Mon cœur rata un battement.

-Elle à quel âge d’après toi ?

-Je ne dirais pas plus de six ans. Mais cette longueur de cheveux est impressionnante pour son âge.

-Huit…

On se figea tous les deux. Je fis un tour sur moi-même croyant que la voix venait de derrière.

-Comment te sens-tu, demanda Marie.

Je me retournai vers elle et suivis son regard. La petite fille avait ouvert les yeux et essayait déjà de se lever. Coriace la gamine !

-J’ai presque huit ans, souffla-t-elle.

Marie s’étonna.

-Tu es sûr de toi ?

La petite fille fronça les sourcils, visiblement vexée.

-Oui, je suis à peu près sûr de savoir quel âge j’ai.

Je pouffai. J’avais l’impression d’avoir la réplique parfaite de Marie-Liesse, mais en plus jeune. Ça promet.

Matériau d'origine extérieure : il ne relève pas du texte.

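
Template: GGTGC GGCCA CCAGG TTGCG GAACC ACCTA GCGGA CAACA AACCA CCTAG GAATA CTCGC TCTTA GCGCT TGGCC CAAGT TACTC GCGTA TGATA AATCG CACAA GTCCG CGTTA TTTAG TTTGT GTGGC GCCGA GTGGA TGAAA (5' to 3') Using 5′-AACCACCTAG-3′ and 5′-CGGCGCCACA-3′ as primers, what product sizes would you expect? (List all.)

The forward primer AACCACCTAG matches the top strand at positions 22–31, 41–50.
The reverse primer's reverse complement is TGTGGCGCCG, matching at positions 125–134.
Each forward site pairs with the reverse site to give a product ending at position 134: sizes 113, 94 bp.

113 bp, 94 bp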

Les deux me jetèrent un regard noir. Je me pliai en deux, encore plus euphorique. Sûrement à cause des turbulences, le chat sauta de mes bras à la table d’examen. La fillette l’examina d’un œil critique.

Marie secoua la tête et se tourna vers elle.

-Comment t’appelles-tu ?

-Géorgie.

-C’est un beau prénom.

-Peut-être.

-Te rappelles-tu ce qu’il s’est passé ?

Elle fronça les sourcils.

-Oui…

Je pense qu’il va falloir lui arracher les mots de la bouche, comme si je n’avais que cela à faire. J’hallucine.

***

– Il faut que tu retrouves d’où elle vient Asher.

Je passais mes mains dans les cheveux.

– Tu crois que je ne le sais pas ? Demande-lui toi ! À moi elle ne me parle pas, m’énervais-je contre elle.

– On dirait que tu t’es entiché d’elle Ash… Fais attention à toi, c’est tout ce que je te demande. Elle parlera, justement parce que c’est toi.

À ces mots mon cœur se mit à battre plus vite. Elle avait raison. J’étais en train de m’enticher d’elle, et ce n’était pas bon du tout. Et que cela soit pour guérir ou pour tuer, celui ou celle qui plante ses crocs dans la peau d’une mineure, est exécuté sur le champ.

Je ne pouvais me le permettre, pas maintenant.

Je m’assis dans un des fauteuils du salon, et examinai Marie. Elle m’examinait déjà en retour.

– Je dois trouver d’où elle vient, et il ne faut plus avoir de contact avec elle.